NACSO connects the communities and organisations that manage and conserve Namibia’s natural resources
Africa chills in Namibia
Once a year, the WWF Regional Office of Africa holds a conference for communications officers, and this time around WWF in Namibia hosted communicators from central, east and southern Africa in Swakopmund.
“Is Swakopmund typical of Namibia?” some delegates asked as the mist rolled in from the sea and another bout of shivering set in. South Africans understand about cold weather, but Kenyans and Congolese are used to warmer weather all the year round.
The idea was to showcase Namibia’s landscapes and conservation. Swakopmund was chosen because of its proximity to a conservancy: ≠Gaingu, which includes the Spitzkoppe. The conference moved to the mountain for a night, and representatives from Torra and Uibasen-Twyfelfontein conservancies also travelled down to the desert venue to join the delegates from all over Africa.
After the coastal cold, warmth was provided by the welcome at the Spitzkoppe. Conservancy Safaris Namibia supplied catering services, with Springbok stew by the fireside, under the Milky Way, which was crystal clear in the desert sky. Cook Sonia Hambo was arguably the most popular person, with Zambian delegate Eneya Phiri leading chants of “Sonia, Sonia, Sonia.”
After a chilly night camping, the participants heard technical information about conservation. Hilma Angula from NACSO’s Natural Resource Management team showed event books and game count charts, and explained how monitoring works in the field. It was interesting that the next day, back in Swakopmund, people were still asking about Namibia’s game monitoring systems and if they have been replicated elsewhere. Similar systems have been introduced in parts of Kenya and Zambia, but delegates thought the simple, but effective system should be used much more widely.

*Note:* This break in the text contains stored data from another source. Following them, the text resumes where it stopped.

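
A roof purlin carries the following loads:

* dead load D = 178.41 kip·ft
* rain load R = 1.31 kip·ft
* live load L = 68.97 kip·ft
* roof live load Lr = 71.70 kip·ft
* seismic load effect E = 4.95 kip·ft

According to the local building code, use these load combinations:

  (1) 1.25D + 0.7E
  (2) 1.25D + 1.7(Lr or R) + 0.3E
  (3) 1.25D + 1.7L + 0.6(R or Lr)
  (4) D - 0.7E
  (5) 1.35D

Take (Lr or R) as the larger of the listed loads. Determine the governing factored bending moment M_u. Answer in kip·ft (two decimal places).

(Lr or R) → Lr = 71.70 kip·ft; (R or Lr) → Lr = 71.70 kip·ft.
(1) 1.25(178.41) + 0.7(4.95) = 226.48
(2) 1.25(178.41) + 1.7(71.70) + 0.3(4.95) = 346.39
(3) 1.25(178.41) + 1.7(68.97) + 0.6(71.70) = 383.28
(4) 1.0(178.41) - 0.7(4.95) = 174.95
(5) 1.35(178.41) = 240.85
Maximum is from combination 3.

383.28 kip·ft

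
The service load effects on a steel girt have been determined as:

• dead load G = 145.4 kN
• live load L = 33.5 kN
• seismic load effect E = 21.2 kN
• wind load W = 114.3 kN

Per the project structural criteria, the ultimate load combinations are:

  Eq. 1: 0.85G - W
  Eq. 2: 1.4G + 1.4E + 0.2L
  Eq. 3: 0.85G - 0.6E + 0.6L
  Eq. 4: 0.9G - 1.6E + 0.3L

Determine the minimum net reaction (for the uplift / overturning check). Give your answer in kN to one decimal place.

Eq. 1: 0.85(145.4) - 1.0(114.3) = 123.6 - 114.3 = 9.3
Eq. 2: 1.4(145.4) + 1.4(21.2) + 0.2(33.5) = 239.9
Eq. 3: 0.85(145.4) - 0.6(21.2) + 0.6(33.5) = 123.6 - 12.7 + 20.1 = 131.0
Eq. 4: 0.9(145.4) - 1.6(21.2) + 0.3(33.5) = 107.0
Combination 1 gives the minimum: 9.3 kN.

9.3 kN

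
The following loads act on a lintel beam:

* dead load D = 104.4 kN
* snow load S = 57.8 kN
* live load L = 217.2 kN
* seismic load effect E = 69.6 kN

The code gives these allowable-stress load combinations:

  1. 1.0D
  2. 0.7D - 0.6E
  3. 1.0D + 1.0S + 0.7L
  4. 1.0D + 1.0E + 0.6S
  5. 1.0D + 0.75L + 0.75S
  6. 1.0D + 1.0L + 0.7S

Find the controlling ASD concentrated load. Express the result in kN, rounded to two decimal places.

362.06 kN

1. 1.0(104.4) = 104.40
2. 0.7(104.4) - 0.6(69.6) = 73.08 - 41.76 = 31.32
3. 1.0(104.4) + 1.0(57.8) + 0.7(217.2) = 104.40 + 57.80 + 152.04 = 314.24
4. 1.0(104.4) + 1.0(69.6) + 0.6(57.8) = 104.40 + 69.60 + 34.68 = 208.68
5. 1.0(104.4) + 0.75(217.2) + 0.75(57.8) = 104.40 + 162.90 + 43.35 = 310.65
6. 1.0(104.4) + 1.0(217.2) + 0.7(57.8) = 104.40 + 217.20 + 40.46 = 362.06
Combination 6 governs: P = 362.06 kN.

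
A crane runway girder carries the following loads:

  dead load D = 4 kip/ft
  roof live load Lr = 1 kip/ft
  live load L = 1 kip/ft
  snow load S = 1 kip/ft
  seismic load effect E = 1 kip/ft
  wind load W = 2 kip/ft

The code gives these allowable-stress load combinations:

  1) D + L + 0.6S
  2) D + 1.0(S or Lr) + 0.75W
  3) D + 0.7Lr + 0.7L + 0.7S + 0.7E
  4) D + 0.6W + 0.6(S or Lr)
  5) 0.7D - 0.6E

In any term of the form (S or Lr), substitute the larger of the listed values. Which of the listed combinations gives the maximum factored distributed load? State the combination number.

(S or Lr) → S = 1 kip/ft.
1) 1.0(4) + 1.0(1) + 0.6(1) = 4.0 + 1.0 + 0.6 = 5.6
2) 1.0(4) + 1.0(1) + 0.75(2) = 4.0 + 1.0 + 1.5 = 6.5
3) 1.0(4) + 0.7(1) + 0.7(1) + 0.7(1) + 0.7(1) = 4.0 + 0.7 + 0.7 + 0.7 + 0.7 = 6.8
4) 1.0(4) + 0.6(2) + 0.6(1) = 4.0 + 1.2 + 0.6 = 5.8
5) 0.7(4) - 0.6(1) = 2.8 - 0.6 = 2.2
The largest value is 6.8 kip/ft from combination 3.

Combination 3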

At the Spitzkoppe, the highlight was managers talking about their conservancies: Torra, Uibasen-Twyfelfontein and ≠Gaingu. Torra was one of the first four conservancies formed, and has strong income streams from tourism and hunting. Manager Emil Roman spoke passionately about human wildlife conflict, but also explained how benefits are distributed – a point taken up by Joglinde Touros from Uibasen-Twyfelfontein, who explained how conservancy members had come to prefer community benefits to individual cash benefits. Nelao Kontombolo from ≠Gaingu impressed the participants with an honest assessment of a conservancy which had not done well, but was recovering, and an accurate statement of the number of springbok in the area, which demonstrated how wildlife monitoring is taken seriously by communities.

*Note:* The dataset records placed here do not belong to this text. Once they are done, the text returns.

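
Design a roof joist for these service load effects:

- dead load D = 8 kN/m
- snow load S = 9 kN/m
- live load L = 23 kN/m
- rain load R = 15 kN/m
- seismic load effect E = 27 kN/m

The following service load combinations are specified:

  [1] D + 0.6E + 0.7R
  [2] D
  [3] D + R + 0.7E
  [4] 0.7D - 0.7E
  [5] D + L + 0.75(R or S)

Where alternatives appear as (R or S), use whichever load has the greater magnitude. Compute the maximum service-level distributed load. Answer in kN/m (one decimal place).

(R or S) → R = 15 kN/m.
[1] 1.0(8) + 0.6(27) + 0.7(15) = 8.0 + 16.2 + 10.5 = 34.7
[2] 1.0(8) = 8.0
[3] 1.0(8) + 1.0(15) + 0.7(27) = 8.0 + 15.0 + 18.9 = 41.9
[4] 0.7(8) - 0.7(27) = 5.6 - 18.9 = -13.3
[5] 1.0(8) + 1.0(23) + 0.75(15) = 8.0 + 23.0 + 11.3 = 42.3
Maximum is from combination 5.

42.3 kN/m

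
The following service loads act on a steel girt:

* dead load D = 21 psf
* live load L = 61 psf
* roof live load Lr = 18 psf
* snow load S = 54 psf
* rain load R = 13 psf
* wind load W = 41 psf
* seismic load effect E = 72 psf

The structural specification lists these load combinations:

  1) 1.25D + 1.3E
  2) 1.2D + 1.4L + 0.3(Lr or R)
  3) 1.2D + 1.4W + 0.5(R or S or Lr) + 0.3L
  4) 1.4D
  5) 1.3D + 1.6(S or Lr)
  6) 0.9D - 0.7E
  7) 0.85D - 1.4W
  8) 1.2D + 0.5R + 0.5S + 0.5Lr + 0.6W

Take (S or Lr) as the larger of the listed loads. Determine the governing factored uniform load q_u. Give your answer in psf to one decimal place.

(Lr or R) → Lr = 18 psf; (R or S or Lr) → S = 54 psf; (S or Lr) → S = 54 psf.
1) 1.25(21) + 1.3(72) = 26.3 + 93.6 = 119.9
2) 1.2(21) + 1.4(61) + 0.3(18) = 25.2 + 85.4 + 5.4 = 116.0
3) 1.2(21) + 1.4(41) + 0.5(54) + 0.3(61) = 25.2 + 57.4 + 27.0 + 18.3 = 127.9
4) 1.4(21) = 29.4
5) 1.3(21) + 1.6(54) = 27.3 + 86.4 = 113.7
6) 0.9(21) - 0.7(72) = 18.9 - 50.4 = -31.5
7) 0.85(21) - 1.4(41) = -39.6
8) 1.2(21) + 0.5(13) + 0.5(54) + 0.5(18) + 0.6(41) = 25.2 + 6.5 + 27.0 + 9.0 + 24.6 = 92.3
Combination 3 governs: q_u = 127.9 psf.

127.9 psf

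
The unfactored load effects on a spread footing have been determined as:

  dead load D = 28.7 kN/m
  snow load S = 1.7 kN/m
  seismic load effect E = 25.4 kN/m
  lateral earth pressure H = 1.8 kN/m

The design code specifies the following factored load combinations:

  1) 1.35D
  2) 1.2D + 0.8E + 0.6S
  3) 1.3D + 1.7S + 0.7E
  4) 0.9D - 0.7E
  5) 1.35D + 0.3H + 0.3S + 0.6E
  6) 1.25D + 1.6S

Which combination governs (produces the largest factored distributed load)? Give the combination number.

Combination 3

1) 1.35(28.7) = 38.75
2) 1.2(28.7) + 0.8(25.4) + 0.6(1.7) = 34.44 + 20.32 + 1.02 = 55.78
3) 1.3(28.7) + 1.7(1.7) + 0.7(25.4) = 37.31 + 2.89 + 17.78 = 57.98
4) 0.9(28.7) - 0.7(25.4) = 25.83 - 17.78 = 8.05
5) 1.35(28.7) + 0.3(1.8) + 0.3(1.7) + 0.6(25.4) = 38.75 + 0.54 + 0.51 + 15.24 = 55.04
6) 1.25(28.7) + 1.6(1.7) = 35.88 + 2.72 = 38.60
The largest value is 57.98 kN/m from combination 3.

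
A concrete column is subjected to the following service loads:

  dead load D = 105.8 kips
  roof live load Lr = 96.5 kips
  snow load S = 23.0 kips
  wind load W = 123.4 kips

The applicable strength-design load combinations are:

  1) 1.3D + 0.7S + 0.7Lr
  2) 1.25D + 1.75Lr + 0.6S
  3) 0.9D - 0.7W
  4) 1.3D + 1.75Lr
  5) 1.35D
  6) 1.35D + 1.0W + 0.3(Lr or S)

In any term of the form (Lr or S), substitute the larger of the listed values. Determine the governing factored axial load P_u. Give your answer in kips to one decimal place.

(Lr or S) → Lr = 96.5 kips.
1) 1.3(105.8) + 0.7(23.0) + 0.7(96.5) = 137.5 + 16.1 + 67.6 = 221.2
2) 1.25(105.8) + 1.75(96.5) + 0.6(23.0) = 314.9
3) 0.9(105.8) - 0.7(123.4) = 95.2 - 86.4 = 8.8
4) 1.3(105.8) + 1.75(96.5) = 137.5 + 168.9 = 306.4
5) 1.35(105.8) = 142.8
6) 1.35(105.8) + 1.0(123.4) + 0.3(96.5) = 142.8 + 123.4 + 29.0 = 295.2
Maximum is from combination 2.

314.9 kips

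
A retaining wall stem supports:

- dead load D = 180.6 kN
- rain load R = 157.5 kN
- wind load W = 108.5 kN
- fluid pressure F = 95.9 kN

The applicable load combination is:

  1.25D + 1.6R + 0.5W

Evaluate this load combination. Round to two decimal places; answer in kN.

1.25(180.6) + 1.6(157.5) + 0.5(108.5) = 225.75 + 252.00 + 54.25 = 532.00
V_u = 532.00 kN.

532.00 kN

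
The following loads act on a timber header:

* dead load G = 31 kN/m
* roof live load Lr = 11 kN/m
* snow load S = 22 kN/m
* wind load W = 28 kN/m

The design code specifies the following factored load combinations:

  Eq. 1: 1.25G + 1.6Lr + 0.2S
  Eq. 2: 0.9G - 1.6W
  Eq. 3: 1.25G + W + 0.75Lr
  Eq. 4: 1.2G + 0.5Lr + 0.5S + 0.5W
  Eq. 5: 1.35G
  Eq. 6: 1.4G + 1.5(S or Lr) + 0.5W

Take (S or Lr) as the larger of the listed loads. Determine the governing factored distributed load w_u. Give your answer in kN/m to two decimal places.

90.40 kN/m

(S or Lr) → S = 22 kN/m.
Eq. 1: 1.25(31) + 1.6(11) + 0.2(22) = 38.75 + 17.60 + 4.40 = 60.75
Eq. 2: 0.9(31) - 1.6(28) = 27.90 - 44.80 = -16.90
Eq. 3: 1.25(31) + 1.0(28) + 0.75(11) = 38.75 + 28.00 + 8.25 = 75.00
Eq. 4: 1.2(31) + 0.5(11) + 0.5(22) + 0.5(28) = 37.20 + 5.50 + 11.00 + 14.00 = 67.70
Eq. 5: 1.35(31) = 41.85
Eq. 6: 1.4(31) + 1.5(22) + 0.5(28) = 43.40 + 33.00 + 14.00 = 90.40
Combination 6 governs: w_u = 90.40 kN/m.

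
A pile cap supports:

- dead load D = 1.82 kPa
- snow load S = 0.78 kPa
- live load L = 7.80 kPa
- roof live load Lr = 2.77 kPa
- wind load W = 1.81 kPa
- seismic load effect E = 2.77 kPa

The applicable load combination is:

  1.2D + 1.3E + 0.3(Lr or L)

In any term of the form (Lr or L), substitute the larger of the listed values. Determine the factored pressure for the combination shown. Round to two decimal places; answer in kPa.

8.13 kPa

(Lr or L) → L = 7.80 kPa.
1.2(1.82) + 1.3(2.77) + 0.3(7.80) = 8.13
p_u = 8.13 kPa.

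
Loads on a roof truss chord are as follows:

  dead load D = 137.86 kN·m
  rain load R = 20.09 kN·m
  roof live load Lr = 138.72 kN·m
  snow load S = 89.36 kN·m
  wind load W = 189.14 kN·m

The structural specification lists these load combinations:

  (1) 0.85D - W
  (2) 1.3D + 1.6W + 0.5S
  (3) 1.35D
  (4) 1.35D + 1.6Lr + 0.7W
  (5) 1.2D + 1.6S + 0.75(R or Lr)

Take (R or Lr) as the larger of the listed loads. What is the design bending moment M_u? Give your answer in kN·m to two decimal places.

(R or Lr) → Lr = 138.72 kN·m.
(1) 0.85(137.86) - 1.0(189.14) = 117.18 - 189.14 = -71.96
(2) 1.3(137.86) + 1.6(189.14) + 0.5(89.36) = 179.22 + 302.62 + 44.68 = 526.52
(3) 1.35(137.86) = 186.11
(4) 1.35(137.86) + 1.6(138.72) + 0.7(189.14) = 186.11 + 221.95 + 132.40 = 540.46
(5) 1.2(137.86) + 1.6(89.36) + 0.75(138.72) = 165.43 + 142.98 + 104.04 = 412.45
Maximum is from combination 4.

540.46 kN·m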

The conference had begun with a welcome from WWF in Namibia’s Richard Diggle, and a keynote talk by conservationist Garth Owen-Smith, who co-founded IRDNC with Margie Jacobsohn, who also attended the first day. The last day included a web-cam link to WWF Director Marco Lambertini in Geneva. Lambertini was keen to stress that conservation in the future has to be based on communities, and run by the people who live on the land with wildlife. Conservation, he said, is about much more than protecting species; it is about habitat, fresh water, soil and climate change.
If communities are the key to conservation, the conference delegates had a good sense of it in Namibia: from Garth Owen-Smith, NACSO, WWF in Namibia, and most of all from the guardians of our environment – representatives of Namibian conservancies.